LTαβ–induced luminal PNAd correlates with HEC-6ST expression. Fixed tissue sections of C57BL/6 PLN (top panel) and LTβ^−/− MLN (bottom panel) were analyzed by two-color immunofluorescence staining with MECA 79 (red) and anti-HEC-6ST (green) antibodies. C57BL/6 PLN exhibited pericellular PNAd expression with concomitant HEC-6ST expression in HEV. Top panel inset of C57BL/6 PLN-HEV demonstrates intracellular HEC-6ST expression and cell surface PNAd expression. Two-color analysis of LTβ^−/− MLN, with particular attention to vessels that show only abluminal MECA 79⁺ staining, reveals the absence of HEC-6ST expression.
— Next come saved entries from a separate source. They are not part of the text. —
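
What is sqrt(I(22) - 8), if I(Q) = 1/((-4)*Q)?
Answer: I*sqrt(15510)/44 ≈ 2.8304*I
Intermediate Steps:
I(Q) = -1/(4*Q)
sqrt(I(22) - 8) = sqrt(-1/4/22 - 8) = sqrt(-1/4*1/22 - 8) = sqrt(-1/88 - 8) = sqrt(-705/88) = I*sqrt(15510)/44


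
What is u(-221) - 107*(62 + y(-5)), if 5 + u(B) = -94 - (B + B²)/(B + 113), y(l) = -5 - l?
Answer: -169636/27 ≈ -6282.8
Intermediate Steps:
u(B) = -99 - (B + B²)/(113 + B) (u(B) = -5 + (-94 - (B + B²)/(B + 113)) = -5 + (-94 - (B + B²)/(113 + B)) = -99 - (B + B²)/(113 + B))
u(-221) - 107*(62 + y(-5)) = (-11187 - 1*(-221)² - 100*(-221))/(113 - 221) - 107*(62 + (-5 - 1*(-5))) = (-11187 - 1*48841 + 22100)/(-108) - 107*(62 + (-5 + 5)) = -(-11187 - 48841 + 22100)/108 - 107*(62 + 0) = -1/108*(-37928) - 107*62 = 9482/27 - 1*6634 = 9482/27 - 6634 = -169636/27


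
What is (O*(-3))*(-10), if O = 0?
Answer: 0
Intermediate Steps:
(O*(-3))*(-10) = (0*(-3))*(-10) = 0*(-10) = 0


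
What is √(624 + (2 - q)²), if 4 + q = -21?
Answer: √1353 ≈ 36.783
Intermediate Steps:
q = -25 (q = -4 - 21 = -25)
√(624 + (2 - q)²) = √(624 + (2 - 1*(-25))²) = √(624 + (2 + 25)²) = √(624 + 27²) = √(624 + 729) = √1353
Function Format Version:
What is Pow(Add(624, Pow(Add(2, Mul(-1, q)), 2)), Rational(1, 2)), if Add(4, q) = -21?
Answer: Pow(1353, Rational(1, 2)) ≈ 36.783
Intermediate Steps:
q = -25 (q = Add(-4, -21) = -25)
Pow(Add(624, Pow(Add(2, Mul(-1, q)), 2)), Rational(1, 2)) = Pow(Add(624, Pow(Add(2, Mul(-1, -25)), 2)), Rational(1, 2)) = Pow(Add(624, Pow(Add(2, 25), 2)), Rational(1, 2)) = Pow(Add(624, Pow(27, 2)), Rational(1, 2)) = Pow(Add(624, 729), Rational(1, 2)) = Pow(1353, Rational(1, 2))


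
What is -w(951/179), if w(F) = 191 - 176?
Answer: -15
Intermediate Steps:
w(F) = 15
-w(951/179) = -1*15 = -15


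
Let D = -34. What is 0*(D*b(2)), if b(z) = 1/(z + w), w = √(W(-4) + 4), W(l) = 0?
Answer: 0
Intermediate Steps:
w = 2 (w = √(0 + 4) = √4 = 2)
b(z) = 1/(2 + z) (b(z) = 1/(z + 2) = 1/(2 + z))
0*(D*b(2)) = 0*(-34/(2 + 2)) = 0*(-34/4) = 0*(-34*¼) = 0*(-17/2) = 0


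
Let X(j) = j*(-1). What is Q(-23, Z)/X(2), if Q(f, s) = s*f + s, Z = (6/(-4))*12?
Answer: -198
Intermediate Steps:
X(j) = -j
Z = -18 (Z = (6*(-¼))*12 = -3/2*12 = -18)
Q(f, s) = s + f*s (Q(f, s) = f*s + s = s + f*s)
Q(-23, Z)/X(2) = (-18*(1 - 23))/((-1*2)) = -18*(-22)/(-2) = 396*(-½) = -198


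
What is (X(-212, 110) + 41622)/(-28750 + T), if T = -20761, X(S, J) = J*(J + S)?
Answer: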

Objective 40×.

Figure 7.

RIPLTαβ-HEV show increased luminal PNAd and HEC-6ST expression. RIPLTα (top panel) and RIPLTαβ (bottom panel) pancreatic tissue sections were analyzed by two-color immunofluorescence analysis with MECA 79 (red) and anti-HEC-6ST (green) antibodies. The H&E stained image was merged with MECA 79 staining to orient the histologic location of the vessels; objective 20×. RIPLTα infiltrates exhibited predominately abluminal MECA 79⁺ staining vessels and no detectable HEC-6ST expression similar to LTβ^−/− MLN-HEV (Fig 6, bottom panel). In contrast, analysis of RIPLTαβ pancreata revealed both luminal and abluminal MECA 79⁺ vessels with coincident HEC-6ST expression on those luminal, pericellular MECA 79⁺ HEV. Bottom panel inset of RIPLTαβ HEV demonstrates intracellular HEC-6ST expression and cell surface PNAd expression–a pattern more reminiscent of C57BL/6 PLN (Fig 6, top panel) than RIPLTα infiltrates. Objective 40×.